L’un donne, l’autre reçoit. Chacun à leur tour ils bénéficient de la force de l’autre.
Ils se soutiennent dans les moments de faiblesse. Ils partagent leur vie.
Pour mon plus grand bonheur, ils ont choisi, de me faire participer à leur aventure.
Cela explique en partie l’allégresse que je ressens dans mon cœur.
Malgré la pluie qui tombe, le macadam qui n’en finit pas de se dérouler, les camions qui nous frôlent de trop près, le froid qui envahit la moindre parcelle de mon corps, je suis heureuse d’être là. Bien vivante ! Je sens la vie qui coule dans mes veines.
Je suis absolument sûre que nous allons trouver une chambre confortable pour mes amis.
Nos besoins seront pourvus, la foi me porte.
Le ciel s’éclaircie en vue du village de Mombuey, l’hôtel La Ruta est là, sous les rayons du soleil.
Une chambre disponible attend mes amis.
Je les quitte, mais pas avant qu’ils ne m’aient arraché la promesse de revenir squatter le plancher de leur chambre dans le cas ou je ne trouverais pas d’abri satisfaisant pour la nuit.
Je suis rassurée de les savoir installés confortablement au sec.
Je n’ai aucun mal à trouver le refuge dans le village. C’est un local vétuste, surchargé de pèlerins.
Les Hollandais me désignent un matelas au sol, la dernière place disponible.
J’enlève mon poncho et mon sac à dos. Pour la première fois depuis mon départ je sais que je ne veux pas dormir dans ce refuge, je n’aime pas ce lieu ou les filles de toute façon n’ont pas de place où dormir.
Je ne défais pas mon sac, l’ambiance est suffocante. Je ressors immédiatement pour aller boire une bière au bar du coin.
Les joueurs de cartes sont en pleine activité.
La télévision égraine des sons qui s’ajoutent aux brouhahas ambiants.
La fumée de cigarette enveloppe la salle d’une ombre grise, mais je reconnais deux sacs à dos qui attendent sagement leurs propriétaires. Evonne et Molina se sont allégée pour la marche d’aujourd’hui. J’espère qu’elles ont réservé une chambre.

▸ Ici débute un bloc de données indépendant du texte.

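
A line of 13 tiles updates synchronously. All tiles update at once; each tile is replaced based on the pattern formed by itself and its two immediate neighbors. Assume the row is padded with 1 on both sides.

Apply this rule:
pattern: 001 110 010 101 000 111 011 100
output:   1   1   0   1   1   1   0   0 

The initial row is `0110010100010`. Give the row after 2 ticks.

1101010010110

1010101001101
1101010010110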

J’observe la « faune », en grande majorité masculine, qui m’entoure. La génération mayor se retrouve ici pour socialiser. Jeux de cartes, nouvelles échangées, les habitués me jettent des regards pas si indifférents. Chacun tient sa place. Les jeunes s’arrêtent quelques minutes pour boire un café. Les retraités chahutent autour des cartes en refaisant l’ancien monde. Les plus âgés regardent la vie qui bat autour d’eux. Je suis étrangère à leur monde, uniquement de passage, mon accoutrement les intrigue un instant. Les pèlerins passent. Ils glissent tels des ombres dans leur univers bien réglé, pas de quoi en faire cas !

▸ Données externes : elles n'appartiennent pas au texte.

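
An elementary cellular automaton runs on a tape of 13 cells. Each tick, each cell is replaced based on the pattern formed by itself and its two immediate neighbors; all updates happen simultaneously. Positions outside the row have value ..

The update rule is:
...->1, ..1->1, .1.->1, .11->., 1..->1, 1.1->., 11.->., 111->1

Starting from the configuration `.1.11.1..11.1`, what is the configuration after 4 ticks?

.....11111..1

11....111...1
..1111.1.1111
11.11..1..11.
.....11111..1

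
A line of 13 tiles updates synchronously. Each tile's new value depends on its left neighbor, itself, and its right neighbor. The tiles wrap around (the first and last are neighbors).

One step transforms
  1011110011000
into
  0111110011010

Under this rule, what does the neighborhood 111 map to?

1

At position 3 the neighborhood is 111; the next row has 1 there.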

Les filles apparaissent sur le trottoir d’en face, je me précipite pour leur ouvrir la porte et leur souhaiter la bienvenue. Les embrassades sont chaleureuses, nous sommes heureuses de nous retrouver.

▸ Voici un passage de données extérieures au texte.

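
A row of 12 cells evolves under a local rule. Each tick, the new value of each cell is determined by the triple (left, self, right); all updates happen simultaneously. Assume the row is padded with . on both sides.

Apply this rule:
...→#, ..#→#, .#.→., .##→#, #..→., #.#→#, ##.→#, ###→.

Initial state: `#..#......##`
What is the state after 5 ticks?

tick 1: ..#..#######
tick 2: ##..##.....#
tick 3: ##.###.####.
tick 4: ####.###..#.
tick 5: #..###.#.#..

#..###.#.#..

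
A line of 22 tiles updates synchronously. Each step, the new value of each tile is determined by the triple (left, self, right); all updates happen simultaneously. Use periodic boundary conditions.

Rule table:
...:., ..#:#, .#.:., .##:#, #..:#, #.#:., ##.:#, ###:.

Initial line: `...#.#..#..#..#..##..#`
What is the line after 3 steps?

#.#...##.##.##.######.
...#.###.##.##.#....#.
..#..#.#.##.##..#..#.#

..#..#.#.##.##..#..#.#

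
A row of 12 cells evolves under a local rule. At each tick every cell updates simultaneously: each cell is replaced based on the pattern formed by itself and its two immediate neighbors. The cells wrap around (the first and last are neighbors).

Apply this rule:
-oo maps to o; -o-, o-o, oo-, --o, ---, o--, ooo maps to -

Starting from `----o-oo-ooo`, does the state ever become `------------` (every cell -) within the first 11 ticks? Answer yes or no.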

Elles sont fourbues. Molina souffre des genoux, mais un sourire éclaire son visage.
Elles ont suivit le Camino, l’épreuve était difficile, la pluie a rendu le sentier glissant.
Rapidement, Evonne, grâce à sa volonté magique, transforme la réservation.
Nous disposons à présent d’une chambre à trois lits douillets. Bien au sec, entourée de l’amitié chaleureuse de mes compagnes, je rends grâce pour cette nouvelle journée.
Mon bonheur ne peut être plus complet. Cette force de vie qui palpite à l’intérieur de moi m’inonde de sa chaleur.
Qu’il est facile de parcourir le Camino !
Serais-je capable de traverser la vie aussi facilement ?
Quand mon cœur me guide, aucun doute, la direction est toujours la bonne.
Cet état de grâce, serais-je capable de le conserver ?
En attendant, j’en déguste chaque minute, j’apprends l’art du « lâcher prise » et j’écoute avec attention ma boussole interne.